The Boss from Hell!

The other day I had lunch with an old friend who just had resigned, she had some while ago got a new boss and it was the boss from Hell! I assume that everyone, at some point in their career, has had a boss from hell.

She explained how the new boss in a short amount of time had crushes her daily spirit and he constantly reminded her of her role and place in the organization. So now it was time to leave the company. The new boss micromanage her in every detail and had no visions of where he would lead the company. She described it just like being on a ship where the captain is just standing on the bridge wondering what to do. If that was not enough, the new boss also demanded to be informed about the smallest thing and had to approve things down to the smallest detail. The only thing he could bring out was that no one knows the future. She totally lost her confidence due to the behaviour of the new boss. He questions every move she made and never let her complete anything on her own. He had totally lack of trust, which ultimately drove her to seek approval for every small task that was needed to be complete. She experiences no inspiration by her new boss, he was a man leading by fear and incapable of leading by example. He had absolutely nothing to offer her in the way of motivation or inspiration for her or the organization. He totally demoralized the self-worth of all his nearest employees.

She was so frustrated because her new boss had a clear refusal to make a decision. So he rather postponed all decisions and created considerable fuss in the organization. Just like the ostrich, he sticks his head in the sand and hopes the problems will disappear and he will not have to decide anything. Because of his indecisiveness, projects get delayed repeatedly. However, when it comes time to make a deadline, he still expects all others to hit the deadline. Although he is the plug in the system.

Research shows that good bosses are a rare breed, and it is better to pick a boss than a company. As many as 60 to 75 % of bosses are unfit for leadership. We have all heard the sayings, People do not leave companies, they leave managers. People do not quit their jobs, they quit their bosses.

A toxic boss compels good employees to leave their jobs even when they like the company and this is how:

They diminish employees by micromanage them. Bosses that micromanage their employees, diminish their employee’s performance and underutilize available employee talent. This means that the organization does not get the benefit of hiring great people with experiences, skills, and creativity. Employees tend to shrink in their roles when their bosses micromanage them by doing this.

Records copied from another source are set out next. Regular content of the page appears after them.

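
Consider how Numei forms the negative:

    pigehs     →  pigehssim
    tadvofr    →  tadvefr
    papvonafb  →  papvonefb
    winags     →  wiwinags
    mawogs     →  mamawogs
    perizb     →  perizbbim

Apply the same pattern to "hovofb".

hovefb

pigehs and winags both end in -s yet inflect differently (pigehssim, wiwinags), so the final letter is not what conditions the rule; the second-to-last letter is.
"hovofb" has second-to-last letter 'f'. The stems whose second-to-last letter is 'f' (papvonafb → papvonefb, tadvofr → tadvefr) change the last vowel to 'e'.
The other patterns: stems whose second-to-last letter is 'h' or 'z' double the final consonant and add -im; stems whose second-to-last letter is 'g' repeat the first consonant+vowel as a prefix.
So hovofb → hovefb.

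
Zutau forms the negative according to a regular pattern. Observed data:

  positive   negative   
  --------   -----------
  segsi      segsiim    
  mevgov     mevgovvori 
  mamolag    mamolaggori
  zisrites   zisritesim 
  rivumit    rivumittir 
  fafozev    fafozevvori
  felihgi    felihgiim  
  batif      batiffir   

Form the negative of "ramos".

zisrites and fafozev both have last vowel 'e' yet inflect differently (zisritesim, fafozevvori), so the last vowel is not what conditions the rule; the final letter is.
"ramos" ends in -s. The one such stem in the data (zisrites → zisritesim) adds -im, so the same rule applies.
So ramos → ramosim.

ramosim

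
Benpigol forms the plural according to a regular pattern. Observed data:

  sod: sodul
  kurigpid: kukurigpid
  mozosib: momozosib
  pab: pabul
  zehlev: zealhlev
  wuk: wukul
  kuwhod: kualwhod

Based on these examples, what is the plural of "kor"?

korul

sod and kuwhod both end in -d yet inflect differently (sodul, kualwhod), so the final letter is not what conditions the rule; the number of vowels is.
"kor" has 1 vowel. The stems with 1 vowel (pab → pabul, wuk → wukul, sod → sodul) add -ul.
So kor → korul.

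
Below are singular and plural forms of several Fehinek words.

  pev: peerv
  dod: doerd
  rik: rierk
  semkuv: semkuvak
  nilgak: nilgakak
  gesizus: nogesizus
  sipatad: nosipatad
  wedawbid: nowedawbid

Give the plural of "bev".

beerv

"bev" has 1 vowel. The stems with 1 vowel (pev → peerv, dod → doerd, rik → rierk) insert -er- after the first vowel.
The other patterns: stems with 2 vowels add -ak; stems with 3 vowels add the prefix no-.
So bev → beerv.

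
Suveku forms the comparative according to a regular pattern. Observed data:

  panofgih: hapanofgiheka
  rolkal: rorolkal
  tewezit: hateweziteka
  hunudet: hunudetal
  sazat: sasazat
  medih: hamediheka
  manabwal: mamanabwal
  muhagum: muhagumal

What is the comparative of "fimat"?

hunudet and sazat both end in -t yet inflect differently (hunudetal, sasazat), so the final letter is not what conditions the rule; the last vowel is.
"fimat" has last vowel 'a'. The stems whose last vowel is 'a' (rolkal → rorolkal, sazat → sasazat, manabwal → mamanabwal) repeat the first consonant+vowel as a prefix.
The other patterns: stems whose last vowel is 'e' or 'u' add -al; stems whose last vowel is 'i' add ha- … -eka around the stem.
So fimat → fifimat.

fifimat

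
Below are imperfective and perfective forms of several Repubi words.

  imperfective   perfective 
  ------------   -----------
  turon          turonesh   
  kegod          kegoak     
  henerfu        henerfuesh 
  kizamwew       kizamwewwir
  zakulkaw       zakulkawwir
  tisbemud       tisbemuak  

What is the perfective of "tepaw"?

"tepaw" ends in -w. The stems ending in -w (zakulkaw → zakulkawwir, kizamwew → kizamwewwir) double the final consonant and add -ir.
The other patterns: stems ending in -d drop the final letter and add -ak; stems ending in -n or -u add -esh.
So tepaw → tepawwir.

tepawwir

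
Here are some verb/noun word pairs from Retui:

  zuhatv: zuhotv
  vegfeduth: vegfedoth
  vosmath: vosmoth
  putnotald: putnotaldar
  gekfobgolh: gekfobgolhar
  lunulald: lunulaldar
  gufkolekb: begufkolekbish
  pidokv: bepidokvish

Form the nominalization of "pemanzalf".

vegfeduth and gekfobgolh both end in -h yet inflect differently (vegfedoth, gekfobgolhar), so the final letter is not what conditions the rule; the second-to-last letter is.
"pemanzalf" has second-to-last letter 'l'. The stems whose second-to-last letter is 'l' (putnotald → putnotaldar, gekfobgolh → gekfobgolhar, lunulald → lunulaldar) add -ar.
The other patterns: stems whose second-to-last letter is 't' change the last vowel to 'o'; stems whose second-to-last letter is 'k' add be- … -ish around the stem.
So pemanzalf → pemanzalfar.

pemanzalfar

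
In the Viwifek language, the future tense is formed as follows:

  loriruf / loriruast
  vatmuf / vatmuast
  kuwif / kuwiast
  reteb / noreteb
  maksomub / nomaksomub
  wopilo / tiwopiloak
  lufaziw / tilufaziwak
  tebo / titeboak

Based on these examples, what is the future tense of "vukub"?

novukub

loriruf and maksomub both have last vowel 'u' yet inflect differently (loriruast, nomaksomub), so the last vowel is not what conditions the rule; the final letter is.
"vukub" ends in -b. The stems ending in -b (reteb → noreteb, maksomub → nomaksomub) add the prefix no-.
The other patterns: stems ending in -f drop the final letter and add -ast; stems ending in -o or -w add ti- … -ak around the stem.
So vukub → novukub.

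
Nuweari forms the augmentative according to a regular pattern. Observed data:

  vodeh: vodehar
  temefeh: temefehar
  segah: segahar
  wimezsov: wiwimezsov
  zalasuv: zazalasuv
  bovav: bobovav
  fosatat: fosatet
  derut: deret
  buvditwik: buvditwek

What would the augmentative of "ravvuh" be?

segah and bovav both have last vowel 'a' yet inflect differently (segahar, bobovav), so the last vowel is not what conditions the rule; the final letter is.
"ravvuh" ends in -h. The stems ending in -h (vodeh → vodehar, temefeh → temefehar, segah → segahar) add -ar.
The other patterns: stems ending in -v repeat the first consonant+vowel as a prefix; stems ending in -k or -t change the last vowel to 'e'.
So ravvuh → ravvuhar.

ravvuhar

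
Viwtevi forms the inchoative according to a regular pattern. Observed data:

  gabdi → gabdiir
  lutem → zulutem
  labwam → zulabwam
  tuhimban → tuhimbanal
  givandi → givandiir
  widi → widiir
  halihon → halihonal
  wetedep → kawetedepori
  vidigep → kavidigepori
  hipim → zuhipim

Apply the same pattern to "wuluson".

"wuluson" ends in -n. The stems ending in -n (halihon → halihonal, tuhimban → tuhimbanal) add -al.
The other patterns: stems ending in -i add -ir; stems ending in -p add ka- … -ori around the stem; stems ending in -m add the prefix zu-.
So wuluson → wulusonal.

wulusonal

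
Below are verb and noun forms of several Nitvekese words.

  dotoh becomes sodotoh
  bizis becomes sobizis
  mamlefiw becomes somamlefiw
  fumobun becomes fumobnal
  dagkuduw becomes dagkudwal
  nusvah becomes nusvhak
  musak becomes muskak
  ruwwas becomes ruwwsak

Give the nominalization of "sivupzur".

sivupzral

mamlefiw and dagkuduw both end in -w yet inflect differently (somamlefiw, dagkudwal), so the final letter is not what conditions the rule; the last vowel is.
"sivupzur" has last vowel 'u'. The stems whose last vowel is 'u' (fumobun → fumobnal, dagkuduw → dagkudwal) delete the last vowel and add -al.
The other patterns: stems whose last vowel is 'i' or 'o' add the prefix so-; stems whose last vowel is 'a' delete the last vowel and add -ak.
So sivupzur → sivupzral.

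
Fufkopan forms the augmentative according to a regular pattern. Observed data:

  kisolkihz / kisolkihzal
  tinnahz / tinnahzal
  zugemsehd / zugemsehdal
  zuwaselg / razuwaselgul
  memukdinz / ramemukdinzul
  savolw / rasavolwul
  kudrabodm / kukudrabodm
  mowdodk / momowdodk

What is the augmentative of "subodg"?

kisolkihz and memukdinz both end in -z yet inflect differently (kisolkihzal, ramemukdinzul), so the final letter is not what conditions the rule; the second-to-last letter is.
"subodg" has second-to-last letter 'd'. The stems whose second-to-last letter is 'd' (kudrabodm → kukudrabodm, mowdodk → momowdodk) repeat the first consonant+vowel as a prefix.
The other patterns: stems whose second-to-last letter is 'h' add -al; stems whose second-to-last letter is 'l' or 'n' add ra- … -ul around the stem.
So subodg → susubodg.

susubodg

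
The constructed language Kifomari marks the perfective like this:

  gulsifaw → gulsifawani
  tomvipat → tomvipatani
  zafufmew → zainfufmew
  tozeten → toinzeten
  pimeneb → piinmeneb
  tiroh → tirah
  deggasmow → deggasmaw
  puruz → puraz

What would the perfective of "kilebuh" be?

kilebah

"kilebuh" has last vowel 'u'. The one such stem in the data (puruz → puraz) changes the last vowel to 'a' (as do tiroh, deggasmow), so the same rule applies.
The other patterns: stems whose last vowel is 'a' add -ani; stems whose last vowel is 'e' insert -in- after the first vowel.
So kilebuh → kilebah.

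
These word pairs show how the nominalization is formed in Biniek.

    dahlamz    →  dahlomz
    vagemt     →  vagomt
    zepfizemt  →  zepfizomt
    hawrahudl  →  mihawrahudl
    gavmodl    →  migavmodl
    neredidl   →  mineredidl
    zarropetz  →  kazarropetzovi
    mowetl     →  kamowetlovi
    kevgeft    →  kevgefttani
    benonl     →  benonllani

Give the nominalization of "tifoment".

dahlamz and zarropetz both end in -z yet inflect differently (dahlomz, kazarropetzovi), so the final letter is not what conditions the rule; the second-to-last letter is.
"tifoment" has second-to-last letter 'n'. The one such stem in the data (benonl → benonllani) doubles the final consonant and adds -ani (as does kevgeft), so the same rule applies.
The other patterns: stems whose second-to-last letter is 'm' change the last vowel to 'o'; stems whose second-to-last letter is 'd' add the prefix mi-; stems whose second-to-last letter is 't' add ka- … -ovi around the stem.
So tifoment → tifomenttani.

tifomenttani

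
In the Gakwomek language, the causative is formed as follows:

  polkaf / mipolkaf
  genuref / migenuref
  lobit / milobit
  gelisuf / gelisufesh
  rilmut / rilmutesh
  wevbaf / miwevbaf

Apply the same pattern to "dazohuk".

"dazohuk" has last vowel 'u'. The stems whose last vowel is 'u' (gelisuf → gelisufesh, rilmut → rilmutesh) add -esh.
So dazohuk → dazohukesh.

dazohukesh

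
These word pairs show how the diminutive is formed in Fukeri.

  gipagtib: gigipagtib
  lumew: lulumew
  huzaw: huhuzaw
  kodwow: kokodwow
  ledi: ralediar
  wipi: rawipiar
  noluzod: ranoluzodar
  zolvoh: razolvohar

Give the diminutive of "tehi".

gipagtib and ledi both have last vowel 'i' yet inflect differently (gigipagtib, ralediar), so the last vowel is not what conditions the rule; the final letter is.
"tehi" ends in -i. The stems ending in -i (ledi → ralediar, wipi → rawipiar) add ra- … -ar around the stem.
So tehi → ratehiar.

ratehiar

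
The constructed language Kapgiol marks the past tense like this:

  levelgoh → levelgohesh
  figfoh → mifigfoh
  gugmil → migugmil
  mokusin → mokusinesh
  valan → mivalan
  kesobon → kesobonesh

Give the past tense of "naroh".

"naroh" has 2 vowels. The stems with 2 vowels (gugmil → migugmil, figfoh → mifigfoh, valan → mivalan) add the prefix mi-.
So naroh → minaroh.

minaroh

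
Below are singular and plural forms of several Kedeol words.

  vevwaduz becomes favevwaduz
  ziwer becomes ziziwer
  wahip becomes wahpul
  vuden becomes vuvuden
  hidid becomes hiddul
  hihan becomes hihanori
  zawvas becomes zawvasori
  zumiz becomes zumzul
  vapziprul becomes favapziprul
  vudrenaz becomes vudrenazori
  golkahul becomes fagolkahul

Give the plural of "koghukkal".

hihan and vuden both end in -n yet inflect differently (hihanori, vuvuden), so the final letter is not what conditions the rule; the last vowel is.
"koghukkal" has last vowel 'a'. The stems whose last vowel is 'a' (zawvas → zawvasori, hihan → hihanori, vudrenaz → vudrenazori) add -ori.
So koghukkal → koghukkalori.

koghukkalori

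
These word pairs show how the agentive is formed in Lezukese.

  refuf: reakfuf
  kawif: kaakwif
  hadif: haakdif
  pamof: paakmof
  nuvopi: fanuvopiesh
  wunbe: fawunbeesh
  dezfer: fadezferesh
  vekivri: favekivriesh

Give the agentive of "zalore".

kawif and nuvopi both have last vowel 'i' yet inflect differently (kaakwif, fanuvopiesh), so the last vowel is not what conditions the rule; the final letter is.
"zalore" ends in -e. The one such stem in the data (wunbe → fawunbeesh) adds fa- … -esh around the stem, so the same rule applies.
So zalore → fazaloreesh.

fazaloreesh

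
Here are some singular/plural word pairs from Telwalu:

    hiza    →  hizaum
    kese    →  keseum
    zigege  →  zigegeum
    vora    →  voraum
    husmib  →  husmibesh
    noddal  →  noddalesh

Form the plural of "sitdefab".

hiza and noddal both have last vowel 'a' yet inflect differently (hizaum, noddalesh), so the last vowel is not what conditions the rule; whether the stem ends in a vowel or a consonant is.
"sitdefab" ends in a consonant. The stems ending in a consonant (husmib → husmibesh, noddal → noddalesh) add -esh.
So sitdefab → sitdefabesh.

sitdefabesh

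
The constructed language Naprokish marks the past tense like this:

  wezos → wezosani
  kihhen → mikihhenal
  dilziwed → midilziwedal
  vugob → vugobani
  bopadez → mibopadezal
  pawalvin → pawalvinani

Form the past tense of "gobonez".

migobonezal

kihhen and pawalvin both end in -n yet inflect differently (mikihhenal, pawalvinani), so the final letter is not what conditions the rule; the last vowel is.
"gobonez" has last vowel 'e'. The stems whose last vowel is 'e' (kihhen → mikihhenal, dilziwed → midilziwedal, bopadez → mibopadezal) add mi- … -al around the stem.
The other pattern: stems whose last vowel is 'i' or 'o' add -ani.
So gobonez → migobonezal.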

They neglect to solicit staff input. A toxic boss neglect to solicit employee input cause employees to disengage. A toxic boss does not really value their employees, and the employees can feel it. In turn, employees stop making their best effort.

They encourage agreement while discouraging dissent. A toxic boss creates “yes men” by rewarding perpetual agreement with their ideas and decisions and punishing dissenters. They seek to hire and surround themselves with people who will uplift their own fragile egos even when it is detrimental to organizational success.

They fail to provide resources and cannot be bothered to remove obstacles. Effective bosses provide resources and they remove obstacles to ensure their employees and teams can be successful. Toxic bosses do not even take the time to evaluate what is necessary for success. They are not asking thoughtful, strategic questions or making employees feel safe enough to request what they need.

They have an integrity deficit and display unethical behaviour. A toxic boss does not look beyond their own needs and interests, and they operate from a perspective of what works for them should work for everyone. These types of bosses often challenge good employees to compromise their own integrity and ethics to remain in good graces.

A toxic boss thrives in chaos Because it is more difficult to hold them accountable for performance failures in a chaotic culture. They always explain that the company did not reach the goals due to changes in the market, framework conditions and external parameters. They push all the problems over to their employees. Of course, the boss is never the problem.

They totally lack cultural competence and are not committed to diversity and do not value inclusion. They demote or promote staff based on subjective, rather than objective, merits. Toxic bosses reward those who support their bad behaviours. Bad bosses create toxic and hostile environments without regard for how it negatively impacts others. They do it because they are insecure. They do it because they are afraid. They do it because they can.

They have poor communication skills A toxic boss rarely communicates effectively. Deadlines, priorities, and goals constantly change, but you only uncover this news when a colleague casually mentions it in passing, instead of through your boss. Or when your boss seems annoyed that you did not meet an expectation that you were not aware existed. You would think great communication skills would be a prerequisite for becoming a manager, but unfortunately this is not always the case.

They set unrealistic expectations A good leader challenge you with high expectations, but toxic bosses can sabotage you with unrealistic goals that is impossible to achieve.

The best advice is if you have a toxic boss, hand in your resignation as soon as possible and get away as quickly as possible before the boss crushes your daily spirit and self-confidence. Do not pick a future a job, pick your future boss instead.